With the introduction of the Finance (No. 2) Bill, 1977 Boiled Sweets, Toffees, Caramels, Candies, Nuts (including Almonds) and Fruit Kernels coated with sweetening agent (falling under sub-item (1) of T.I. 1 A) were omitted from T.I. No. 1A and the result was amendment of the description of T.I. No. 1A to read as :- "1A - CONFECTIONERY, COCOA POWDER AND CHOCOLATES, IN OR IN RELATION TO THE OF WHICH ANY PROCESS IS ORDINARILY CARRIED ON WITH THE AID OF POWER NAMELY :- (3) Drinking chocolates, chocolates in the form of granules or powder.

(4) Chocolates in the form of blocks, slabs, tablets, bars, pastilles or croquettes, or in any other form, not otherwise specified, whether or not containing nuts, fruit kernels or fruits.

T.I. 1A of this description remained unchanged in the First Schedule to the Central Excises & Salt Act, 1944 till the First Schedule was delinked from the Central Excises & Salt Act, 1944 and replaced by a separate enactment viz., Central Excise Tariff Act, 1985.

7. The disputed finger shaped Chocolate Eclairs consist of two parts, viz. centre and casing. The centre consists of a paste prepared out of icing sugar, milk powder, edible fat and cocoa paste. The paste is covered by outer crust made from sugar, glucose, milk and fat and emulsifying agents. In 1969 when for the first time the Department decided to assess Chocolate Eclairs under Tariff Item 1A(2) as chocolates, the appellants filed a refund claim on the grounds that the Eclairs in question were classifiable under Tariff Item 1A(1). The refund claim was allowed and thereafter the appellants' chocolates were classified under Tariff Item 1A(1). On 10-3-1980 a sample of the product was drawn for chemical analysis and on the basis of the report of the Chemical Examiner which stated that the 'The sample was in the form of finger-shaped piece composed of soft centre containing chocolate coated with soft outer casing'. On 21-10-1980 the appellants were asked to show cause why the Chocolate Eclairs should not be re-classified as Chocolates under Tariff Item 1A(4) and why differential duty should not be demanded in respect of part clearances of Chocolate Eclairs from 18-6-1977. In their reply to the show cause notice the assessee contended that according to I.S.I. Specification No. IS : 1008-1971 for Hard Boiled Sugar Confectionery and according to ISI Specification No. IS : 1667 -1971 for Toffees, both the Chocolate Eclairs and Chocolate Toffees containing chocolate as ingredient were confectionery falling under Item 68 of Central Excise Tariff and they were also known as confectionery in the trade. The appellants also contended that on account of addition of a little chocolate or cocoa powder for flavouring purposes their product could not be deemed as having been converted into chocolate since in trade parlance chocolate is a product which contains over 80% of chocolate. On these grounds they contended that Eclairs in question having much lower percentage of chocolate paste could not be deemed as Chocolates. The Assistant Collector accepted the appellants' explanation and by his order dated 3-2-1982 dropped further proceedings in regard to re-classification of Chocolate Eclairs under Tariff Item 1A(4).
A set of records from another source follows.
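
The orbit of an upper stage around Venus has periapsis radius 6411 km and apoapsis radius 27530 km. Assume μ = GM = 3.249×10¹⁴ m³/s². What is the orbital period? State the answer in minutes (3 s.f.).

T ≈ 406 minutes

Semi-major axis a = (r_p + r_a)/2 = (6411.0 + 27530)/2 = 16970 km = 1.697×10⁷ m.
By Kepler's third law T = 2π√(a³/μ) = 2π × 3.879×10³ = 2.437×10⁴ s.
= 406.2 minutes.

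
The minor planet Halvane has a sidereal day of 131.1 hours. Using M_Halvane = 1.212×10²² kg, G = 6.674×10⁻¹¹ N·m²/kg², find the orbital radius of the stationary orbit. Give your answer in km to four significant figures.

μ = GM = 6.674×10⁻¹¹ × 1.212×10²² = 8.089×10¹¹ m³/s².
T = 131.1 hours = 4.720×10⁵ s.
A synchronous orbit has period T, so by Kepler's third law a = (μT²/4π²)^(1/3).
μT²/4π² = 8.089×10¹¹ × (4.720×10⁵)² / 39.48 = 4.564×10²¹ m³.
a = 1.659×10⁷ m = 16587 km.

r_sync ≈ 16590 km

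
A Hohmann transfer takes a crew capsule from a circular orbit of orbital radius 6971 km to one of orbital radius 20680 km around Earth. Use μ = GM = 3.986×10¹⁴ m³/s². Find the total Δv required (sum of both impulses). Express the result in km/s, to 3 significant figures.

r₁ = 6971 km = 6.971×10⁶ m.
r₂ = 20680 km = 2.068×10⁷ m.
Transfer ellipse a_t = (r₁ + r₂)/2 = 1.383×10⁷ m.
At r₁: circular v_c1 = √(μ/r₁) = 7562 m/s; transfer-perigee v_p = √[μ(2/r₁ − 1/a_t)] = 9248 m/s.
Δv₁ = v_p − v_c1 = 1686 m/s.
At r₂: circular v_c2 = √(μ/r₂) = 4390 m/s; transfer-apogee v_a = √[μ(2/r₂ − 1/a_t)] = 3117 m/s.
Δv₂ = v_c2 − v_a = 1273 m/s.
Total Δv = Δv₁ + Δv₂ = 2959 m/s = 2.959 km/s.

Δv_total ≈ 2.96 km/s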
8. The Collector has held that after October, 1981 Chocolate Eclairs containing more than 3.5% of chocolate became classifiable under Tariff Item 68 in terms of the Tariff Advice of October, 1981 and the Trade Notice No. CE 282/81, dated 2-11-1981 which clarified that Chocolate Eclairs and Chocolate Toffees containing about 3.5% of chocolate were classifiable under Tariff Item 1A(4). In the case of Collector of Customs v. Bhor Industries Ltd. reported in 1988 (35) E.L.T. 346, the Supreme Court has held that for the purposes of classification how the goods are known in the trade and treated in the trade literature is relevant and significant. In the case of Indo-International Industries v. Commissioner of Sales Tax, U.P. reported in 1981 (8) E.L.T. 325, the Supreme Court has held that if any term or expression has been defined in the enactment then it must be understood in the sense in which it is defined but in the absence of any definition being given in the enactment, the meaning of the term in a common parlance or commercial parlance has to be adopted. In the case of Kirloskar Oil Engines Ltd. v. Union of India reported in 1991 (51) E.L.T. 334, the Bombay High Court has held that the burden to establish the classification of goods under a particular item of the Tariff is on the Department. In the case of M.C. Mody & Bros. v. Collector of Customs reported in 1989 (44) E.L.T. 484, it was held by the Tribunal that quasi-judicial authorities cannot be controlled by tariff rulings/advices or instructions of any authority, however high they may be in the administrative hierarchy and when they are called upon to decide disputes arising under the Act, they must act independently and impartially. Para 9 of the said order being relevant is reproduced below :- "9. We have carefully considered the submissions of both sides. The appellants have adopted a rather strange and self-contradictory stand. In one breath they say that the subject goods were being assessed in accordance with Tariff Advice No. 25 (Trade Notice No. 19, dated 14-12-1976) which had a binding effect on the Department.

According to them, the impugned demand was, therefore, bad in law.

In the next breath they say that the impugned demand was apparently issued pursuant to Tariff Advice No. 1, dated 25-1-1978 and it was illegal, null and void because the Tariff Advice amounted to merely an administrative direction and could not be the basis for a demand.

We would say that in the present case the orders of the 2 lower authorities do not talk about any Tariff Advice. The status of Tariff rulings or Tariff Advices, as they are now called, and other administrative directions has been settled by the Supreme Court in the Orient Paper Mills Ltd. v. Union of India 1978 (2) E.L.T. (J 382) where the Court held that quasi-judicial authorities cannot be controlled by any such rulings, advices or instructions of any authority, however high they may be in the administrative [hierarchy]. The Court further observed that when assessing authorities and appellate authorities are called upon to decide disputes arising under the Act (Customs Act), they must act independently and impartially. This is precisely what the Appellate Collector has done in the present case. We have, therefore, to arrive at the classification of the subject goods without reference to either of the Tariff Advices based on the merits of the dispute." 9. No criteria or definition was laid down in the relevant items of the Tariff for determination whether a product could be deemed as Chocolate or Confectionery and it was a long standing practice of the Department to classify Chocolate Eclairs manufactured by the appellants as Confectionery under Tariff Item 68. On the ratio of the judgments quoted above we therefore hold that the Collector's order classifying Chocolate Eclairs under Tariff Item 1A(4) is not sustainable since it was based only on a Tariff Advice issued by the Board and not on any enquiries made to determine as to how the said goods were known and treated by the trade is not sustainable. In view of this finding the demand confirmed by the impugned order in terms of the proviso to Section 11A also does not survive.

10. In the result, the impugned order is set aside and the appeal is allowed.